Ingevolge de artikelen 54, tweede lid, onder d, en 56, tweede lid, gelezen in samenhang met artikel 27, eerste en tweede lid, van de Wet op de Ruimtelijke Ordening, kan beroep slechts worden ingesteld tegen het goedkeuringsbesluit van gedeputeerde staten door degene die tegen het plan tijdig bedenkingen heeft ingebracht bij gedeputeerde staten. Dit is slechts anders, voorzover het besluit van gedeputeerde staten strekt tot onthouding van goedkeuring, dan wel indien een belanghebbende aantoont dat hij redelijkerwijs niet in staat is geweest bedenkingen in te brengen.
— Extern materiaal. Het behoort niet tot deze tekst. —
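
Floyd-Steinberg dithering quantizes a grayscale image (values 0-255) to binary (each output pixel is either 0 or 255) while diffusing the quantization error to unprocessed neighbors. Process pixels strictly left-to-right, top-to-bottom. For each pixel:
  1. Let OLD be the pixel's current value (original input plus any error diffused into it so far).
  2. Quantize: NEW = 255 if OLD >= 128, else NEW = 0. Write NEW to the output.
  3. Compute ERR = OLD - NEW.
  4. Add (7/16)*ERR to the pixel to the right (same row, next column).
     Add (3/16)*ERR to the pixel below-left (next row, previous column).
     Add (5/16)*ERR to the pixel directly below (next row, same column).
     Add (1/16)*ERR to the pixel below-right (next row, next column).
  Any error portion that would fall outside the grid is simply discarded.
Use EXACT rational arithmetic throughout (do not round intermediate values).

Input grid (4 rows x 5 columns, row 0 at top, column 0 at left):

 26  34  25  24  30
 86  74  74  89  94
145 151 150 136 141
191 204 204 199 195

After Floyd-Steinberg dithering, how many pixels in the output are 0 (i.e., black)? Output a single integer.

Answer: 10

Derivation:
(0,0): OLD=26 → NEW=0, ERR=26
(0,1): OLD=363/8 → NEW=0, ERR=363/8
(0,2): OLD=5741/128 → NEW=0, ERR=5741/128
(0,3): OLD=89339/2048 → NEW=0, ERR=89339/2048
(0,4): OLD=1608413/32768 → NEW=0, ERR=1608413/32768
(1,0): OLD=13137/128 → NEW=0, ERR=13137/128
(1,1): OLD=146551/1024 → NEW=255, ERR=-114569/1024
(1,2): OLD=1641091/32768 → NEW=0, ERR=1641091/32768
(1,3): OLD=17897831/131072 → NEW=255, ERR=-15525529/131072
(1,4): OLD=126339541/2097152 → NEW=0, ERR=126339541/2097152
(2,0): OLD=2557453/16384 → NEW=255, ERR=-1620467/16384
(2,1): OLD=46436255/524288 → NEW=0, ERR=46436255/524288
(2,2): OLD=1469666589/8388608 → NEW=255, ERR=-669428451/8388608
(2,3): OLD=10535636359/134217728 → NEW=0, ERR=10535636359/134217728
(2,4): OLD=401075160305/2147483648 → NEW=255, ERR=-146533169935/2147483648
(3,0): OLD=1482258173/8388608 → NEW=255, ERR=-656836867/8388608
(3,1): OLD=11829747193/67108864 → NEW=255, ERR=-5283013127/67108864
(3,2): OLD=354064794691/2147483648 → NEW=255, ERR=-193543535549/2147483648
(3,3): OLD=714332612731/4294967296 → NEW=255, ERR=-380884047749/4294967296
(3,4): OLD=9605918293415/68719476736 → NEW=255, ERR=-7917548274265/68719476736
Output grid:
  Row 0: .....  (5 black, running=5)
  Row 1: .#.#.  (3 black, running=8)
  Row 2: #.#.#  (2 black, running=10)
  Row 3: #####  (0 black, running=10)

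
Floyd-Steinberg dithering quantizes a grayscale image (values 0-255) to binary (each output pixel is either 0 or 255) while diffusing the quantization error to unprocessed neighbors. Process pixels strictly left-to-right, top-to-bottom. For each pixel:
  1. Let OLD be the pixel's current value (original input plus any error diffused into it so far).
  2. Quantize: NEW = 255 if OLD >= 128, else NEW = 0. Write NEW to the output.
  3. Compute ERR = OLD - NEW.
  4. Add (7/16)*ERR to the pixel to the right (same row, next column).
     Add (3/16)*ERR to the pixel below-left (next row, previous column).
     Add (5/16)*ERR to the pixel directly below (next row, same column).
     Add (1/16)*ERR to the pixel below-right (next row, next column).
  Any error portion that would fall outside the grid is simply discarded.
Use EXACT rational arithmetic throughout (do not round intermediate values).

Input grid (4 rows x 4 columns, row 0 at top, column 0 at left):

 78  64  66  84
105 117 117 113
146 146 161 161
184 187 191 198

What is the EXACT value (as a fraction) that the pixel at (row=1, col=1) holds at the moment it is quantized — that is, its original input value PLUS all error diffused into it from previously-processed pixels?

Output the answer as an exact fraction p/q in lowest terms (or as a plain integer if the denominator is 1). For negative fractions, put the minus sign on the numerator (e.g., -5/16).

Answer: 129077/1024

Derivation:
(0,0): OLD=78 → NEW=0, ERR=78
(0,1): OLD=785/8 → NEW=0, ERR=785/8
(0,2): OLD=13943/128 → NEW=0, ERR=13943/128
(0,3): OLD=269633/2048 → NEW=255, ERR=-252607/2048
(1,0): OLD=18915/128 → NEW=255, ERR=-13725/128
(1,1): OLD=129077/1024 → NEW=0, ERR=129077/1024
Target (1,1): original=117, with diffused error = 129077/1024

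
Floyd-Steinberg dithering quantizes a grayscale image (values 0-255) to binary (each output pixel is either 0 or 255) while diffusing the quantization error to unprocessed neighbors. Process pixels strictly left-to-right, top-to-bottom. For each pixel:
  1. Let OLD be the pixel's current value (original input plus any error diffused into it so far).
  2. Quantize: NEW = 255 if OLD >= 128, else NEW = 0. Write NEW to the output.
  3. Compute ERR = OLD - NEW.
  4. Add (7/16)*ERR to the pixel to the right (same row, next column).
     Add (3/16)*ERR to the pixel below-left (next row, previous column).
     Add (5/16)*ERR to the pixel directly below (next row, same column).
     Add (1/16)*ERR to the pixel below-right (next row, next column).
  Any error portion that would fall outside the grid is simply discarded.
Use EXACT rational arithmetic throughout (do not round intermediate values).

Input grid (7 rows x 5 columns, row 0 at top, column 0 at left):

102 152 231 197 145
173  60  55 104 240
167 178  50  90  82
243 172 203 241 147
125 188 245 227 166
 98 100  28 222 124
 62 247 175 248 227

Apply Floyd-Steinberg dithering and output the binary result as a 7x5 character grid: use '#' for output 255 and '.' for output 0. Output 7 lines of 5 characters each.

(0,0): OLD=102 → NEW=0, ERR=102
(0,1): OLD=1573/8 → NEW=255, ERR=-467/8
(0,2): OLD=26299/128 → NEW=255, ERR=-6341/128
(0,3): OLD=359069/2048 → NEW=255, ERR=-163171/2048
(0,4): OLD=3609163/32768 → NEW=0, ERR=3609163/32768
(1,0): OLD=24823/128 → NEW=255, ERR=-7817/128
(1,1): OLD=12417/1024 → NEW=0, ERR=12417/1024
(1,2): OLD=859733/32768 → NEW=0, ERR=859733/32768
(1,3): OLD=14173649/131072 → NEW=0, ERR=14173649/131072
(1,4): OLD=664272339/2097152 → NEW=255, ERR=129498579/2097152
(2,0): OLD=2460699/16384 → NEW=255, ERR=-1717221/16384
(2,1): OLD=71846937/524288 → NEW=255, ERR=-61846503/524288
(2,2): OLD=231724811/8388608 → NEW=0, ERR=231724811/8388608
(2,3): OLD=20011311473/134217728 → NEW=255, ERR=-14214209167/134217728
(2,4): OLD=132547556823/2147483648 → NEW=0, ERR=132547556823/2147483648
(3,0): OLD=1578136875/8388608 → NEW=255, ERR=-560958165/8388608
(3,1): OLD=7013489551/67108864 → NEW=0, ERR=7013489551/67108864
(3,2): OLD=494190686869/2147483648 → NEW=255, ERR=-53417643371/2147483648
(3,3): OLD=903325116477/4294967296 → NEW=255, ERR=-191891544003/4294967296
(3,4): OLD=9629143147057/68719476736 → NEW=255, ERR=-7894323420623/68719476736
(4,0): OLD=132819870053/1073741824 → NEW=0, ERR=132819870053/1073741824
(4,1): OLD=9137409101733/34359738368 → NEW=255, ERR=375675817893/34359738368
(4,2): OLD=132032003252171/549755813888 → NEW=255, ERR=-8155729289269/549755813888
(4,3): OLD=1613673744056485/8796093022208 → NEW=255, ERR=-629329976606555/8796093022208
(4,4): OLD=13511752359421699/140737488355328 → NEW=0, ERR=13511752359421699/140737488355328
(5,0): OLD=76254276423183/549755813888 → NEW=255, ERR=-63933456118257/549755813888
(5,1): OLD=252832880211885/4398046511104 → NEW=0, ERR=252832880211885/4398046511104
(5,2): OLD=5036034733334997/140737488355328 → NEW=0, ERR=5036034733334997/140737488355328
(5,3): OLD=130813198505789467/562949953421312 → NEW=255, ERR=-12739039616645093/562949953421312
(5,4): OLD=1257677358956981817/9007199254740992 → NEW=255, ERR=-1039158451001971143/9007199254740992
(6,0): OLD=2564022534920543/70368744177664 → NEW=0, ERR=2564022534920543/70368744177664
(6,1): OLD=631285269736776657/2251799813685248 → NEW=255, ERR=57076317247038417/2251799813685248
(6,2): OLD=7084038436983507083/36028797018963968 → NEW=255, ERR=-2103304802852304757/36028797018963968
(6,3): OLD=112981963753666567481/576460752303423488 → NEW=255, ERR=-34015528083706421959/576460752303423488
(6,4): OLD=1510021274892013813711/9223372036854775808 → NEW=255, ERR=-841938594505954017329/9223372036854775808
Row 0: .###.
Row 1: #...#
Row 2: ##.#.
Row 3: #.###
Row 4: .###.
Row 5: #..##
Row 6: .####

Answer: .###.
#...#
##.#.
#.###
.###.
#..##
.####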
2.3. Verweerders hebben het plan goedgekeurd, zodat appellanten alleen een recht tot het instellen van beroep hebben als zij belanghebbenden zijn én kunnen aantonen dat zij redelijkerwijs niet in staat zijn geweest een bedenking in te brengen.
Ingevolge artikel 1:2, eerste lid, van de Algemene wet bestuursrecht wordt onder een belanghebbende verstaan degene wiens belang rechtstreeks bij een besluit is betrokken.
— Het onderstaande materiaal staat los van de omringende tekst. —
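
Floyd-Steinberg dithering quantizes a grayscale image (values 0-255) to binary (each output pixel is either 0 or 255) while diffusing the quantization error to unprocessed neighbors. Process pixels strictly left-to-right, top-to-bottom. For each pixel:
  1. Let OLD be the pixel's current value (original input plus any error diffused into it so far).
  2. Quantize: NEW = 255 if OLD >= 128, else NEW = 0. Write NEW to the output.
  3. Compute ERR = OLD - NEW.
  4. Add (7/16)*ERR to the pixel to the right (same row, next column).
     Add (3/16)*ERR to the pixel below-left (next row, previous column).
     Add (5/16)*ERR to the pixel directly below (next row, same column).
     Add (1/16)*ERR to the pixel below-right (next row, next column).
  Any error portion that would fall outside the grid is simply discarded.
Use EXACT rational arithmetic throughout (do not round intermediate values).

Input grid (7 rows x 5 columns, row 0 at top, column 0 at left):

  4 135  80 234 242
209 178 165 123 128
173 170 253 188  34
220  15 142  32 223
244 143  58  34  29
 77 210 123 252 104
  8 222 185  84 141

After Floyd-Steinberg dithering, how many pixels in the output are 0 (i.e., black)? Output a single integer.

Answer: 16

Derivation:
(0,0): OLD=4 → NEW=0, ERR=4
(0,1): OLD=547/4 → NEW=255, ERR=-473/4
(0,2): OLD=1809/64 → NEW=0, ERR=1809/64
(0,3): OLD=252279/1024 → NEW=255, ERR=-8841/1024
(0,4): OLD=3903041/16384 → NEW=255, ERR=-274879/16384
(1,0): OLD=12037/64 → NEW=255, ERR=-4283/64
(1,1): OLD=60067/512 → NEW=0, ERR=60067/512
(1,2): OLD=3541407/16384 → NEW=255, ERR=-636513/16384
(1,3): OLD=6679827/65536 → NEW=0, ERR=6679827/65536
(1,4): OLD=174913113/1048576 → NEW=255, ERR=-92473767/1048576
(2,0): OLD=1426097/8192 → NEW=255, ERR=-662863/8192
(2,1): OLD=41889131/262144 → NEW=255, ERR=-24957589/262144
(2,2): OLD=946446977/4194304 → NEW=255, ERR=-123100543/4194304
(2,3): OLD=12619674739/67108864 → NEW=255, ERR=-4493085581/67108864
(2,4): OLD=-17695839643/1073741824 → NEW=0, ERR=-17695839643/1073741824
(3,0): OLD=741816033/4194304 → NEW=255, ERR=-327731487/4194304
(3,1): OLD=-1996391027/33554432 → NEW=0, ERR=-1996391027/33554432
(3,2): OLD=94805421663/1073741824 → NEW=0, ERR=94805421663/1073741824
(3,3): OLD=96168207639/2147483648 → NEW=0, ERR=96168207639/2147483648
(3,4): OLD=8014661974515/34359738368 → NEW=255, ERR=-747071309325/34359738368
(4,0): OLD=111898069967/536870912 → NEW=255, ERR=-25004012593/536870912
(4,1): OLD=1987759557007/17179869184 → NEW=0, ERR=1987759557007/17179869184
(4,2): OLD=38727554012353/274877906944 → NEW=255, ERR=-31366312258367/274877906944
(4,3): OLD=-2142475020145/4398046511104 → NEW=0, ERR=-2142475020145/4398046511104
(4,4): OLD=1744523107287913/70368744177664 → NEW=0, ERR=1744523107287913/70368744177664
(5,0): OLD=23128235490829/274877906944 → NEW=0, ERR=23128235490829/274877906944
(5,1): OLD=568803594552743/2199023255552 → NEW=255, ERR=8052664386983/2199023255552
(5,2): OLD=6761226876134431/70368744177664 → NEW=0, ERR=6761226876134431/70368744177664
(5,3): OLD=82021940009848113/281474976710656 → NEW=255, ERR=10245820948630833/281474976710656
(5,4): OLD=574848451631416395/4503599627370496 → NEW=0, ERR=574848451631416395/4503599627370496
(6,0): OLD=1230762389504765/35184372088832 → NEW=0, ERR=1230762389504765/35184372088832
(6,1): OLD=294673387988102035/1125899906842624 → NEW=255, ERR=7568911743232915/1125899906842624
(6,2): OLD=4053617072097257217/18014398509481984 → NEW=255, ERR=-540054547820648703/18014398509481984
(6,3): OLD=32338687965428523211/288230376151711744 → NEW=0, ERR=32338687965428523211/288230376151711744
(6,4): OLD=1071061769529712576333/4611686018427387904 → NEW=255, ERR=-104918165169271339187/4611686018427387904
Output grid:
  Row 0: .#.##  (2 black, running=2)
  Row 1: #.#.#  (2 black, running=4)
  Row 2: ####.  (1 black, running=5)
  Row 3: #...#  (3 black, running=8)
  Row 4: #.#..  (3 black, running=11)
  Row 5: .#.#.  (3 black, running=14)
  Row 6: .##.#  (2 black, running=16)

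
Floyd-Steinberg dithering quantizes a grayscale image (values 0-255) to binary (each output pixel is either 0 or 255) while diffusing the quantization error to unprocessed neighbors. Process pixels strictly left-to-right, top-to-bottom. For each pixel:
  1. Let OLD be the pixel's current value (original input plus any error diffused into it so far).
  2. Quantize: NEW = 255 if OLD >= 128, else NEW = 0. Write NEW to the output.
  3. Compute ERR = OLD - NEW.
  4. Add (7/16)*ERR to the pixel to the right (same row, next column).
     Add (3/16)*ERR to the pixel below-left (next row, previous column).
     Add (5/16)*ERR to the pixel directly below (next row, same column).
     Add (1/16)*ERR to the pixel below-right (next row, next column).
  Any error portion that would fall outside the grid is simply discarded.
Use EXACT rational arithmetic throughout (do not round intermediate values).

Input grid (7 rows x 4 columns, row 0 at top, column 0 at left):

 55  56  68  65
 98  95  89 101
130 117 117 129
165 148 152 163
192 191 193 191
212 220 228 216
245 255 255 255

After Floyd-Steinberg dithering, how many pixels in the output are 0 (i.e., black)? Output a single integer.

(0,0): OLD=55 → NEW=0, ERR=55
(0,1): OLD=1281/16 → NEW=0, ERR=1281/16
(0,2): OLD=26375/256 → NEW=0, ERR=26375/256
(0,3): OLD=450865/4096 → NEW=0, ERR=450865/4096
(1,0): OLD=33331/256 → NEW=255, ERR=-31949/256
(1,1): OLD=180581/2048 → NEW=0, ERR=180581/2048
(1,2): OLD=12151369/65536 → NEW=255, ERR=-4560311/65536
(1,3): OLD=116805199/1048576 → NEW=0, ERR=116805199/1048576
(2,0): OLD=3523623/32768 → NEW=0, ERR=3523623/32768
(2,1): OLD=179047197/1048576 → NEW=255, ERR=-88339683/1048576
(2,2): OLD=177825585/2097152 → NEW=0, ERR=177825585/2097152
(2,3): OLD=6595422861/33554432 → NEW=255, ERR=-1960957299/33554432
(3,0): OLD=3067001271/16777216 → NEW=255, ERR=-1211188809/16777216
(3,1): OLD=30254860201/268435456 → NEW=0, ERR=30254860201/268435456
(3,2): OLD=908749490775/4294967296 → NEW=255, ERR=-186467169705/4294967296
(3,3): OLD=9005178646753/68719476736 → NEW=255, ERR=-8518287920927/68719476736
(4,0): OLD=818503196715/4294967296 → NEW=255, ERR=-276713463765/4294967296
(4,1): OLD=6369674391041/34359738368 → NEW=255, ERR=-2392058892799/34359738368
(4,2): OLD=145989926533857/1099511627776 → NEW=255, ERR=-134385538549023/1099511627776
(4,3): OLD=1690210135521655/17592186044416 → NEW=0, ERR=1690210135521655/17592186044416
(5,0): OLD=98303517315259/549755813888 → NEW=255, ERR=-41884215226181/549755813888
(5,1): OLD=2427177231386237/17592186044416 → NEW=255, ERR=-2058830209939843/17592186044416
(5,2): OLD=1339360512186897/8796093022208 → NEW=255, ERR=-903643208476143/8796093022208
(5,3): OLD=54448472111659601/281474976710656 → NEW=255, ERR=-17327646949557679/281474976710656
(6,0): OLD=56083404228102231/281474976710656 → NEW=255, ERR=-15692714833115049/281474976710656
(6,1): OLD=765668018142969297/4503599627370496 → NEW=255, ERR=-382749886836507183/4503599627370496
(6,2): OLD=12023323070793778919/72057594037927936 → NEW=255, ERR=-6351363408877844761/72057594037927936
(6,3): OLD=219953406553330672977/1152921504606846976 → NEW=255, ERR=-74041577121415305903/1152921504606846976
Output grid:
  Row 0: ....  (4 black, running=4)
  Row 1: #.#.  (2 black, running=6)
  Row 2: .#.#  (2 black, running=8)
  Row 3: #.##  (1 black, running=9)
  Row 4: ###.  (1 black, running=10)
  Row 5: ####  (0 black, running=10)
  Row 6: ####  (0 black, running=10)

Answer: 10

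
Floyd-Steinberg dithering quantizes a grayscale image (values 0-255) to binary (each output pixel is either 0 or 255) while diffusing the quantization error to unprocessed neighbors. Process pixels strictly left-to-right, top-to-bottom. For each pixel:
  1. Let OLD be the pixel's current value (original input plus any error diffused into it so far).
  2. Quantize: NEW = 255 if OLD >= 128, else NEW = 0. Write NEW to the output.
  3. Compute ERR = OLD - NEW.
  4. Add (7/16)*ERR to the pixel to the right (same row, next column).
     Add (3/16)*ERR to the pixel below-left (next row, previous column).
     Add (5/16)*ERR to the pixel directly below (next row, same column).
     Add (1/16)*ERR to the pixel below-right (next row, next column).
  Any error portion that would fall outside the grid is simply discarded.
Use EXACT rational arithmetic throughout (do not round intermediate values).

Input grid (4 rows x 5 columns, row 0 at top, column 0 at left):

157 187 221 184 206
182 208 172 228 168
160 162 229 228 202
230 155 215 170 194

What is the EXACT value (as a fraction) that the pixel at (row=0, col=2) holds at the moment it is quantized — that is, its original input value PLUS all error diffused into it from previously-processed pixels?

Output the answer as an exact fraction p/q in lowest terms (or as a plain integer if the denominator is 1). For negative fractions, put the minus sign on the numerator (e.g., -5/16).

(0,0): OLD=157 → NEW=255, ERR=-98
(0,1): OLD=1153/8 → NEW=255, ERR=-887/8
(0,2): OLD=22079/128 → NEW=255, ERR=-10561/128
Target (0,2): original=221, with diffused error = 22079/128

Answer: 22079/128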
2.4. Vast is komen te staan dat appellanten belanghebbenden zijn in de zin van artikel 1:2, eerste lid, van de Algemene wet bestuursrecht.
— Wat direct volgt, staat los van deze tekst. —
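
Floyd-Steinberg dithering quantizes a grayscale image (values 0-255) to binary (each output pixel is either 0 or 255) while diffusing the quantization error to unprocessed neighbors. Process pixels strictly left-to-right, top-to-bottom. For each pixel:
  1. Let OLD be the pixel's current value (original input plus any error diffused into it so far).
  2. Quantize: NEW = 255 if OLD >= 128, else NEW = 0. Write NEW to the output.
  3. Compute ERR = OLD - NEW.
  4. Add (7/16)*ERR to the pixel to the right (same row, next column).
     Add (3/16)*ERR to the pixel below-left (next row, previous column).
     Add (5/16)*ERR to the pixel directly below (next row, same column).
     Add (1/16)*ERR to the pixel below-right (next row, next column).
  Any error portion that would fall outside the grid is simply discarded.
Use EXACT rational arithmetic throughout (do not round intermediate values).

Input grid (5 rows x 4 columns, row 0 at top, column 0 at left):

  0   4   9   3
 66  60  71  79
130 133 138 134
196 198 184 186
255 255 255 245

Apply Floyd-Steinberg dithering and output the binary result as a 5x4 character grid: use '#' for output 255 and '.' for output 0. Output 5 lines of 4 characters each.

(0,0): OLD=0 → NEW=0, ERR=0
(0,1): OLD=4 → NEW=0, ERR=4
(0,2): OLD=43/4 → NEW=0, ERR=43/4
(0,3): OLD=493/64 → NEW=0, ERR=493/64
(1,0): OLD=267/4 → NEW=0, ERR=267/4
(1,1): OLD=2959/32 → NEW=0, ERR=2959/32
(1,2): OLD=119305/1024 → NEW=0, ERR=119305/1024
(1,3): OLD=2179919/16384 → NEW=255, ERR=-1998001/16384
(2,0): OLD=86117/512 → NEW=255, ERR=-44443/512
(2,1): OLD=2456577/16384 → NEW=255, ERR=-1721343/16384
(2,2): OLD=7297969/65536 → NEW=0, ERR=7297969/65536
(2,3): OLD=159270467/1048576 → NEW=255, ERR=-108116413/1048576
(3,0): OLD=39105315/262144 → NEW=255, ERR=-27741405/262144
(3,1): OLD=563395729/4194304 → NEW=255, ERR=-506151791/4194304
(3,2): OLD=9402257755/67108864 → NEW=255, ERR=-7710502565/67108864
(3,3): OLD=118618329405/1073741824 → NEW=0, ERR=118618329405/1073741824
(4,0): OLD=13374992547/67108864 → NEW=255, ERR=-3737767773/67108864
(4,1): OLD=88457170027/536870912 → NEW=255, ERR=-48444912533/536870912
(4,2): OLD=3312077790977/17179869184 → NEW=255, ERR=-1068788850943/17179869184
(4,3): OLD=67379142940439/274877906944 → NEW=255, ERR=-2714723330281/274877906944
Row 0: ....
Row 1: ...#
Row 2: ##.#
Row 3: ###.
Row 4: ####

Answer: ....
...#
##.#
###.
####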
2.5. Appellanten betogen dat zij redelijkerwijs niet in staat zijn geweest bedenkingen bij verweerders in te brengen, omdat de gemeente niet tijdig de tijdens de gemeentelijke hoorzitting gedane toezeggingen is nagekomen. Deze toezeggingen hadden volgens hen betrekking op het toezenden van het verslag van de hoorzitting en het vaststellingsbesluit van de gemeenteraad aan hun toenmalige gemachtigde. Appellanten voeren verder aan dat, nadat zij door burgemeester en wethouders op de hoogte waren gesteld van het vaststellingsbesluit van de gemeenteraad, zij zo snel mogelijk beroep hebben ingesteld bij de Afdeling.
2.6. De Afdeling is van oordeel, zoals zij reeds eerder heeft overwogen in haar uitspraak op verzet van appellanten van 4 juli 2002, in zaak
nr. 200105141/3, dat appellanten er gerechtvaardigd op mochten vertrouwen dat het verslag van de hoorzitting en de reactie van het gemeentebestuur op de door hen ingediende zienswijze tijdig vóór het verstrijken van de bedenkingentermijn aan hen zouden worden toegezonden. De Afdeling stelt vast dat dit echter niet is gebeurd nu appellanten eerst per brief van 10 oktober 2001, verzonden op 12 oktober 2001, door burgemeester en wethouders op de hoogte zijn gebracht van het vaststellingsbesluit van de gemeenteraad, inclusief de reactie op de ingediende zienswijze, en het goedkeuringsbesluit van gedeputeerde staten. De Afdeling is dan ook van oordeel dat appellanten redelijkerwijs niet in staat zijn geweest bedenkingen in te brengen. Appellanten kunnen derhalve aan de artikelen 54, tweede lid, onder d, en 56, tweede lid, onder a, sub 2, van de Wet op de Ruimtelijke Ordening een recht tot het instellen van beroep ontlenen. Het beroep van appellanten is ontvankelijk.
2.7. Uit het vorenstaande volgt dat het bestreden besluit niet berust op een deugdelijke motivering. Het beroep is gegrond, zodat het bestreden besluit wegens strijd met artikel 3:46 van de Algemene wet bestuursrecht dient te worden vernietigd.
2.8. Gelet hierop, dienen verweerders op na te vermelden wijze in de proceskosten te worden veroordeeld.
De Afdeling bestuursrechtspraak van de Raad van State
Recht doende in naam der Koningin:
I. verklaart het beroep gegrond;
II. vernietigt het besluit van gedeputeerde staten van Gelderland van 9 augustus 2001, nr. RE2001.65313;
III. veroordeelt gedeputeerde staten van Gelderland in de door appellanten in verband met de behandeling van het beroep gemaakte proceskosten tot een bedrag van € 644,00 welk bedrag geheel is toe te rekenen aan door een derde beroepsmatig verleende rechtsbijstand; het bedrag dient door de provincie Gelderland te worden betaald aan appellanten;
IV. gelast dat de provincie Gelderland aan appellanten het door hen voor de behandeling van het beroep betaalde griffierecht (€ 218,00) vergoedt.
Aldus vastgesteld door mr. A. Kosto, Lid van de enkelvoudige kamer, in tegenwoordigheid van mr. F.W.M. Kooijman, ambtenaar van Staat.